Four Ph.D. students were among the 23 Duke recipients of Fulbright scholarships for the 2022-2023 academic year.
The Fulbright U.S. Student Program is the U.S. government’s flagship international educational exchange program, offering opportunities in over 140 countries. The Fulbright award is designed to facilitate cultural exchange and increase mutual understanding between people of the United States and those of other countries.
The Duke campus deadline for the Fulbright U.S Student Program for the 2023-2024 academic year is August 22, 2022. Those considering applying should contact an adviser with Nationally Competitive Scholarships. For more information about the Fulbright U.S. Student Program, visit https://us.fulbrightonline.org.

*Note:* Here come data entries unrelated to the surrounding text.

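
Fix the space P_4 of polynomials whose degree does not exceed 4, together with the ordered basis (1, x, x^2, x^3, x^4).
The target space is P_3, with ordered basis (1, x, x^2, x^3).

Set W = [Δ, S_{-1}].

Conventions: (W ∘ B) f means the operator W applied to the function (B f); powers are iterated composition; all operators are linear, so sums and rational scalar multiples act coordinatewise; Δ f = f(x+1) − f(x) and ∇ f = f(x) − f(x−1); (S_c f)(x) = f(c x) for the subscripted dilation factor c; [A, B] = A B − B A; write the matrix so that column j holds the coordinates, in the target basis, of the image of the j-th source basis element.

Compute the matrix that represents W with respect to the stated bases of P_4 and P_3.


image of 1: 0
image of x: -2
image of x^2: 4x
image of x^3: -6x^2 - 2
image of x^4: 8x^3 + 8x
each image's coordinates form column j of the matrix

the matrix is [[0, -2, 0, -2, 0]; [0, 0, 4, 0, 8]; [0, 0, 0, -6, 0]; [0, 0, 0, 0, 8]] (rows listed top to bottom)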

Here is a look at the Ph.D. students who received the Fulbright for 2022-2023 and their projects:
Tayzhaun Glover, History
France, Fulbright Study/Research Grant—Freedom on the Horizon: Slave Flight and the French Abolition of Slavery, 1824-1848
Glover's project explores transmarine slave flight and its relationship to processes of abolition and emancipation in the Windward Islands of the Eastern Caribbean during the 1820s and 1830s, with a focus on the French colonies of Martinique and Guadeloupe. His research will contribute to a growing body of literature on fugitivity and enslaved peoples’ pursuit of refuge and freedom in the Americas.

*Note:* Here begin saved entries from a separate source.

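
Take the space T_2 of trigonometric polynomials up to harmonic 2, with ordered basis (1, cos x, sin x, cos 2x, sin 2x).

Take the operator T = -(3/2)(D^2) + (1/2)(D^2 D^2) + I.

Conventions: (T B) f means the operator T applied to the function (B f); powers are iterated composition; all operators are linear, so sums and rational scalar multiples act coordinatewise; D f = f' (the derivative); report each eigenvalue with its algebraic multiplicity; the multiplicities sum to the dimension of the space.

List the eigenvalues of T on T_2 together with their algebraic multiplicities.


image of 1: 1
image of cos x: 3cos x
image of sin x: 3sin x
image of cos 2x: 15cos 2x
image of sin 2x: 15sin 2x
the matrix is diagonal; its diagonal is (1, 3, 3, 15, 15)
for a triangular matrix the eigenvalues are the diagonal entries, with algebraic multiplicity their repetition count

λ = 1 (multiplicity 1), λ = 3 (multiplicity 2), λ = 15 (multiplicity 2)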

Rachael Lau, Civil and Environmental Engineering
Nepal, Fulbright Study/Research Grant—Mitigating Disaster: Technology for Geophysical Risk and Resiliency in Nepal
Lau will conduct research in partnership with the National Society for Earthquake Technology-Nepal and the Institute of Engineering, Pulchowk, as part of a project to understand and model geohazard risk in Nepal and the greater Himalaya. More specifically, she will be working on the use of remote sensing methods to monitor geohazards.
Anna Truong, Chemistry
Australia, Fulbright Study/Research Grant—Uncovering Mechanisms of Drug Resistance in the Malaria Parasite
Truong is a third-year Ph.D. candidate in the Derbyshire lab, where she integrates chemical tools and biological approaches to study the parasite that causes malaria. During her Fulbright period, she will be pursuing a collaboration with Stuart Ralph at the University of Melbourne in Australia to elucidate mechanisms of parasite resistance to artemisinin-based combination therapy, the current frontline antimalarial drug treatment. She aims to expand her research interests in characterizing ubiquitin enzyme pathways, which mediate an essential protein modification in the malaria parasite, to the context of drug resistance. This work will ultimately inform malaria treatments by providing fundamental insight into parasite survival and identifying novel drug targets.

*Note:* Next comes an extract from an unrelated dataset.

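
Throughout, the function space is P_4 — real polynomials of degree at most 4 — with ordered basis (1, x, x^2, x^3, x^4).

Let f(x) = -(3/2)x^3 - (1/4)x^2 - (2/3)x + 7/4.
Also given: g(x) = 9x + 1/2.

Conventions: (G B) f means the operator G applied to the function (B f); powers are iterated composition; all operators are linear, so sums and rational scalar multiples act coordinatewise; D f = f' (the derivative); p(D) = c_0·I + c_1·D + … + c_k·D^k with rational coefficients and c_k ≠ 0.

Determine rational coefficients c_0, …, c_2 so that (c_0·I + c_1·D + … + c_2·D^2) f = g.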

Stephen Zaksewicz, German Studies
Austria, Fulbright Study/Research Grant—The Ends of the World: Planetarity in Contemporary Austrian Prose
Zaksewicz's dissertation explores how Austrian writers imagine the world amidst contemporary globalization and how natural imagery, which has long played an important role in Austrian cultural imagination and identity, both shapes and is shaped by experiences and perceptions of the world. These writers’ imaginations of the world as a planet expand the possibilities for responding to the ecological crises of the Anthropocene.